Taxable vs. Tax Exempt High Yield Bonds
We continue our discussion on high yield bonds from last week’s newsletter. We are particularly interested in comparing taxable high yield bonds with tax exempt high yield bonds. First, let’s take a look at the recent returns.

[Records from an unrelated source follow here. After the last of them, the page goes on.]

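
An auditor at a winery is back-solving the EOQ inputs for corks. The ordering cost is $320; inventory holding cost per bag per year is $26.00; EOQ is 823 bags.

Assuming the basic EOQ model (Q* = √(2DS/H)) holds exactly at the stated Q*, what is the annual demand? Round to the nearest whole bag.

27,516 bags per year

Since Q* = (2DS/H)^½, squaring gives Q*²·H = 2DS.
D = Q²H / (2S) = 823² × 26 / (2 × 320) = 27,516.49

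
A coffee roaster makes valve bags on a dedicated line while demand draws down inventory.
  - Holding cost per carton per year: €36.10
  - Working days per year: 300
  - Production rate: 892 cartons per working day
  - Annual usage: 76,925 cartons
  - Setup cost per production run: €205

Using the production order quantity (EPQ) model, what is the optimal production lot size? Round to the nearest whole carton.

1,107 cartons

Daily demand d = 76,925/300 = 256.417; p = 892; 1 − d/p = 0.71254
EPQ = √(2DS / (H(1 − d/p)))
    = √(2 × 76,925 × 205 / (36.1 × 0.71254)) ≈ 1,107.31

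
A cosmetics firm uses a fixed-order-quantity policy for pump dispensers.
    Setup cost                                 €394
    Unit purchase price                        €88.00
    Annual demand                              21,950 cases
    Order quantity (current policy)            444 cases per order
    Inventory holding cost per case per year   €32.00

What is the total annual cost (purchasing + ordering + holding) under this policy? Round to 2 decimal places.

Annual ordering cost = (D/Q)·S = (21,950/444) × 394 = €19,478.15
Annual holding cost  = (Q/2)·H = (444/2) × 32 = €7,104.00
Purchase cost = D·C = 21,950 × 88 = €1,931,600.00
Total = €19,478.15 + €7,104.00 + €1,931,600.00 = €1,958,182.15

€1,958,182.15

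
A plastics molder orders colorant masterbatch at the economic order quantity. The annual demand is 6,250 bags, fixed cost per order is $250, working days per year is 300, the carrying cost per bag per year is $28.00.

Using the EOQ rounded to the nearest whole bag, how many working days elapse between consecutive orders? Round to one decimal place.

Q* = √(2·D·S / H) = √(2·6,250·250 / 28) = √111,607.1 ≈ 334.08 → Q = 334 bags
Days between orders = 300 / (D/Q) = 300 / 18.713 ≈ 16.032

16.0 days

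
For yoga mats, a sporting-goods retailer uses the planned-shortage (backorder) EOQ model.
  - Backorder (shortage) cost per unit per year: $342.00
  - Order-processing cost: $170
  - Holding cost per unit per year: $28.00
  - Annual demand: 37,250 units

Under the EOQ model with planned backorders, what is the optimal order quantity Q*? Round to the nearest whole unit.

Q* = √(2DS/H) · √((H + b)/b)
   = √(2 × 37,250 × 170 / 28) · √((28 + 342) / 342)
   = 672.548 × 1.0401 ≈ 699.54

700 units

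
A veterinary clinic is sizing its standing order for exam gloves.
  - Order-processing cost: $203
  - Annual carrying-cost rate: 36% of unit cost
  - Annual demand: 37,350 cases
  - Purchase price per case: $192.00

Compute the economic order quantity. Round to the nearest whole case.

468 cases

Holding cost per case per year: H = 36% × $192 = $69.1200
2DS/H = 2·37,350·203/69.12 = 219,388.02
EOQ = √219,388.02 ≈ 468.39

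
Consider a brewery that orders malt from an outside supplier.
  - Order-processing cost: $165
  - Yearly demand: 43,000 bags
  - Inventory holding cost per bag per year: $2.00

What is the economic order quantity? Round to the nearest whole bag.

Optimal lot size Q* = (2 × 43,000 × $165 / $2)^½ ≈ 2,663.64

2,664 bags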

Tax exempt high yield bonds are performing well
|1Yr AR||3Yr AR||5Yr AR||10Yr AR||Trailing 12 Month Yield||Taxable Equivalent Yield*|
|NHMAX (Nuveen High Yield Municipal Bond A)||1.9%||4.3%||5.8%||7.9%||6.4%||5.15%||7.9%|
|VWAHX (Vanguard High-Yield Tax-Exempt)||-0.0%||1.8%||3.7%||4.9%||5.5%||3.78%||5.8%|
|VWEHX (Vanguard High-Yield Corporate Inv)||1.5%||2.2%||6.2%||5.1%||7.7%||5.34%||5.34%|
* Taxable Equivalent Yield is based on the highest federal tax bracket (35%)
It stands out that tax exempt bond funds (especially Nuveen fund NHMAX) have had a comparable or even better return than taxable fund VWEHX, even before tax consideration. For example, for the last 5 years, NHMAX returned 7.9% annually compared with VWEHX’s 5.1%.